Le Laboratoire de Génie Chimique (LGC) travaille sur le développement de moyens de détoxification des croquettes afin d’améliorer la santé des animaux. En collaboration avec des éleveurs de chats et de chiens mais également de chevaux, les chercheurs ont pu établir le lien entre l’alimentation de ces animaux et les problèmes de reproduction ou de mortalités anormales. Pour des raisons de façonnage des croquettes, les industriels sont contraints d’ajouter, à leur formulation, des céréales. La proportion est parfois très élevée (70 à 80%), ce qui pose deux problèmes pour la santé des chats et des chiens. D’une part nutritionnellement, car ces animaux sont des carnivores non adaptés à la digestion des produits végétaux ; d’autre part les céréales véhiculent des mycotoxines dont la zéaralénone (phytoœstrogène) à l’origine d’une baisse de fertilité ou de malformations. C’est dans le but de pallier ces problèmes que l’équipe travaille désormais sur le développement de moyens de détoxification. Ces travaux de recherche sont portés par le département bio-procédés et systèmes microbiens (BioSyM) au sein du laboratoire de Génie Chimique (UMR 5503 CNRS/INPT/UPS).
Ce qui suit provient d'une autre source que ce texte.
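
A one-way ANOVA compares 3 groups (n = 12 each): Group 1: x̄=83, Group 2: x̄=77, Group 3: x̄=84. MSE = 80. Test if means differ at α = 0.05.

Grand mean = 81.33. SS_between = 344.0, MS_between = 172.0. F = 2.15, F_crit ≈ 3.285. Fail to reject H₀.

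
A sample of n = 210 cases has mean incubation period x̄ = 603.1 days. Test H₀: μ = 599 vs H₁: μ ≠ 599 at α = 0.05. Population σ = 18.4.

z = (x̄ - μ₀)/(σ/√n) = (603.1 - 599)/(18.4/√210) = 3.229. Critical value: ±1.96. Since |3.229| > 1.96, Reject H₀.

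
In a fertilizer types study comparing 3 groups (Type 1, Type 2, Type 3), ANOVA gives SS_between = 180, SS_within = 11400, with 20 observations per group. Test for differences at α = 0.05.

df_between = 2, df_within = 57. F = MS_between/MS_within = 90.0/200.0 = 0.45. F_crit ≈ 3.159. Fail to reject H₀.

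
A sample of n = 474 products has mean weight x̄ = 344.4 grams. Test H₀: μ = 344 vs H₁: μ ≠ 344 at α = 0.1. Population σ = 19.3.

z = (x̄ - μ₀)/(σ/√n) = (344.4 - 344)/(19.3/√474) = 0.451. Critical value: ±1.645. Since |0.451| ≤ 1.645, Fail to reject H₀.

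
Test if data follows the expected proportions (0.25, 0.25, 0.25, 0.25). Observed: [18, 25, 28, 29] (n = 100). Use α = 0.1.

Expected: [25.0, 25.0, 25.0, 25.0]. χ² = 2.96. df = 3, critical = 6.251. Fail to reject H₀.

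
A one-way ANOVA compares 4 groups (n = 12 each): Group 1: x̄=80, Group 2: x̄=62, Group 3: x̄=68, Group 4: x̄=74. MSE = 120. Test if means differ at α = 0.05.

Grand mean = 71.0. SS_between = 2160.0, MS_between = 720.0. F = 6.0, F_crit ≈ 2.816. Reject H₀.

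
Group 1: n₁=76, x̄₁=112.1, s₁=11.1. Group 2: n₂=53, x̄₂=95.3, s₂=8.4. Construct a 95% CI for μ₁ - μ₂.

Difference = 16.8. SE = √(11.1²/76 + 8.4²/53) = 1.718. CI = (13.43, 20.17)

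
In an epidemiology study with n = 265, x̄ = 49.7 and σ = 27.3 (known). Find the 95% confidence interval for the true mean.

CI = x̄ ± z*(σ/√n) = 49.7 ± 1.96(27.3/√265) = 49.7 ± 3.29 = (46.41, 52.99)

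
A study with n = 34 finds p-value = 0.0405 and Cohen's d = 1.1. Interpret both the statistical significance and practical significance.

Statistically significant (p = 0.0405 < 0.05). Cohen's d = 1.1 indicates a large effect size. Both statistical and practical significance should be considered.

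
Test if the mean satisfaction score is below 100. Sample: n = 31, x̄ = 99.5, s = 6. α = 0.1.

t = (99.5 - 100)/(6/√31) = -0.464, df = 30. Critical t = -1.31. Fail to reject H₀.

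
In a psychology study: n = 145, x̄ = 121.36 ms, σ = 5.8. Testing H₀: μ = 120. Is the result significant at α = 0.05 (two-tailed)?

z = (121.36 - 120)/(5.8/√145) = 2.824. Since |z| > 1.96, significant at α = 0.05.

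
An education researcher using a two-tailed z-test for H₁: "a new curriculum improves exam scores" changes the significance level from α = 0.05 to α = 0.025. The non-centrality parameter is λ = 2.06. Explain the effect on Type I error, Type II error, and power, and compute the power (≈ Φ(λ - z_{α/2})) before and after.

Decreasing α from 0.05 to 0.025:
• Type I error rate decreases (α is the Type I rate by definition).
• Critical value moves from z_{α/2} = 1.96 to 2.241, so power = Φ(λ - z_{α/2}) goes from Φ(2.06 - 1.96) = 0.54 to Φ(2.06 - 2.241) = 0.428.
• Type II error rate β = 1 - power therefore increases (0.46 → 0.572).
Appropriate when false positives are costly — here, adopting a curriculum that gives no real benefit — disruption for nothing.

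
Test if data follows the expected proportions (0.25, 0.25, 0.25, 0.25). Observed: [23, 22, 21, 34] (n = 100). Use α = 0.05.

Expected: [25.0, 25.0, 25.0, 25.0]. χ² = 4.4. df = 3, critical = 7.815. Fail to reject H₀.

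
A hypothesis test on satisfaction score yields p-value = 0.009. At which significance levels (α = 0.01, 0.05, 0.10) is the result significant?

p = 0.009. Significant at: α = 0.01, 0.05, 0.1.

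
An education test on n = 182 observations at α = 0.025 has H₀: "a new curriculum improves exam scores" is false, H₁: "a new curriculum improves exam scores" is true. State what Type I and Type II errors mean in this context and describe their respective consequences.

Type I (false positive): concluding that a new curriculum improves exam scores when it is not — adopting a curriculum that gives no real benefit — disruption for nothing. Type II (false negative): failing to conclude that a new curriculum improves exam scores when it is — keeping the old curriculum when the new one would have helped students. Which is costlier depends on domain priorities and is a judgement call rather than a statistical fact.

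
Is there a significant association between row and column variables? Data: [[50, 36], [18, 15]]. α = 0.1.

χ² = 0.126. df = 1, critical = 2.706. Fail to reject H₀. No evidence of dependence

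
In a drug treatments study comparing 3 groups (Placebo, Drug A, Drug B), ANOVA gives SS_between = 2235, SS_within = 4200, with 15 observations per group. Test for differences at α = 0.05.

df_between = 2, df_within = 42. F = MS_between/MS_within = 1117.5/100.0 = 11.175. F_crit ≈ 3.22. Reject H₀. At least one mean differs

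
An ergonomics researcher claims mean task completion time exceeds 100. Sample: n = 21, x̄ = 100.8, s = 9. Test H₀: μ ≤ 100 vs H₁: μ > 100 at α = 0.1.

t = (100.8 - 100)/(9/√21) = 0.407, df = 20. Critical t = 1.325. Fail to reject H₀.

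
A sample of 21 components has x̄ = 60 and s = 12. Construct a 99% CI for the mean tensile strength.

CI = x̄ ± t*(s/√n) = 60 ± 2.845(12/√21) = (52.55, 67.45)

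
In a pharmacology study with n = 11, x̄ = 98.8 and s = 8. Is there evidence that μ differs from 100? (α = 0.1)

t = (x̄ - μ₀)/(s/√n) = (98.8 - 100)/(8/√11) = -0.497. df = 10, critical t = ±1.812. Fail to reject H₀.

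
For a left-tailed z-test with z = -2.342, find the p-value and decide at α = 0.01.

p = P(Z < -2.342) = Φ(-2.342) ≈ 0.0096. Since p < 0.01, reject H₀ (significant) at α = 0.01.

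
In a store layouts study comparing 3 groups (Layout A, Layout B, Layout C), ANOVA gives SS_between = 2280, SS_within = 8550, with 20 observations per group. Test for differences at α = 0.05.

df_between = 2, df_within = 57. F = MS_between/MS_within = 1140.0/150.0 = 7.6. F_crit ≈ 3.159. Reject H₀. At least one mean differs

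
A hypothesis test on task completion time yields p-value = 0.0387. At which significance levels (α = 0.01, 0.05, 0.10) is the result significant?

p = 0.0387. Significant at: α = 0.05, 0.1.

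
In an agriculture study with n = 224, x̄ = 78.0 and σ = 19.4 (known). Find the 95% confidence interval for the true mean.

CI = x̄ ± z*(σ/√n) = 78.0 ± 1.96(19.4/√224) = 78.0 ± 2.54 = (75.46, 80.54)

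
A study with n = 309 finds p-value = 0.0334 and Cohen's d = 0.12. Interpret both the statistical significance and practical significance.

Statistically significant (p = 0.0334 < 0.05). Cohen's d = 0.12 indicates a very small effect size. Both statistical and practical significance should be considered.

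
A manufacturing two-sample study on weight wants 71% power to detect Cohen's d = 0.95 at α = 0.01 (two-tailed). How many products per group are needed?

z_{α/2} = 2.576, z_β = Φ⁻¹(0.71) = 0.553. For large effect (d = 0.95): n per group = 2(z_{α/2} + z_β)²/d² = 2(2.576 + 0.553)²/0.95² = 21.7 → 22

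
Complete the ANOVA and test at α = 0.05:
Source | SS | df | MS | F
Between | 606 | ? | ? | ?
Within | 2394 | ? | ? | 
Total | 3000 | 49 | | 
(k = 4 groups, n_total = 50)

df_between = 3, df_within = 46. MS_between = 202.0, MS_within = 52.04. F = 3.881, F_crit ≈ 2.807. Reject H₀.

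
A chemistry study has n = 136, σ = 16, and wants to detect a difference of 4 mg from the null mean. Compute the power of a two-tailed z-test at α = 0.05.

SE = σ/√n = 16/√136 = 1.372. Non-centrality λ = d/SE = 4/1.372 = 2.915. Power ≈ Φ(λ - z_{α/2}) = Φ(2.915 - 1.96) = Φ(0.955) = 0.83.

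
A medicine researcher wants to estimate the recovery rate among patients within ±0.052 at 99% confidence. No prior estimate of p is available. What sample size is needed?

Conservative approach: use p = 0.5 (maximizes p(1-p) = 0.25). n = z²(0.25)/E² = 2.576²×0.25/0.052² = 613.5 → n = 614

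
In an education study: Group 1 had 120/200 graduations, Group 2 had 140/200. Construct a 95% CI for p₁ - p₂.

p̂₁ = 0.6, p̂₂ = 0.7. Difference = -0.1. CI = (-0.193, -0.007)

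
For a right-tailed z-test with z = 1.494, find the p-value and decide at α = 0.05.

p = P(Z > 1.494) = 1 - Φ(1.494) ≈ 0.0676. Since p ≥ 0.05, fail to reject H₀ (not significant) at α = 0.05.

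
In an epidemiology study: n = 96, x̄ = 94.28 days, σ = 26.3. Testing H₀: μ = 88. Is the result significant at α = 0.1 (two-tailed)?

z = (94.28 - 88)/(26.3/√96) = 2.34. Since |z| > 1.645, significant at α = 0.1.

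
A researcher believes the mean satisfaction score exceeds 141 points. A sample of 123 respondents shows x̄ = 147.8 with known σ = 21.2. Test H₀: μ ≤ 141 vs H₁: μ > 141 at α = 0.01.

z = 3.557. Critical value: 2.33. Reject H₀.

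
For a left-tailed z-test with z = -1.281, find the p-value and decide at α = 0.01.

p = P(Z < -1.281) = Φ(-1.281) ≈ 0.1001. Since p ≥ 0.01, fail to reject H₀ (not significant) at α = 0.01.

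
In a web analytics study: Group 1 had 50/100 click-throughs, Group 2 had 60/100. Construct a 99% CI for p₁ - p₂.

p̂₁ = 0.5, p̂₂ = 0.6. Difference = -0.1. CI = (-0.28, 0.08)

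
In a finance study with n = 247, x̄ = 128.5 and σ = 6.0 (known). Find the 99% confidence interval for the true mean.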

Les liens entre les mycotoxines et les effets toxiques chez les animaux : à la recherche de moyens de décontamination. Les moisissures se développent sur tous les substrats végétaux lors de leur croissance ou lors du stockage et produisent des mycotoxines suivant les conditions écologiques, et ne sont pas détruites par les procédés de transformation des aliments. Elles ont des effets délétères pour la santé des animaux (baisse de reproduction, immunotoxicité) mais également pour la santé des humains (cancer). Les études portent sur l’évaluation des produits agroalimentaires contaminés et la compréhension des mécanismes à l’origine des maladies engendrées par ces mycotoxines chez les animaux, voire les humains. L’utilisation de biomarqueurs spécifiques (analyse dans les fluides biologiques, adduit à l’ADN) permet non seulement d’affiner l’évaluation du risque, mais surtout la mise en œuvre de stratégie de détoxification, thème de recherche développé depuis peu. Il peu s’agir de moyens physiques comme l’utilisation de l’ozone sur le blé, ou d’adsorption des mycotoxines sur des levures ; ou bien l’inhibition de l’effet des mycotoxines par des substances antioxydantes. Ces stratégies intéressent tous les secteurs de l’agroalimentaire, tant les producteurs de céréales et produit dérivés, que les éleveurs.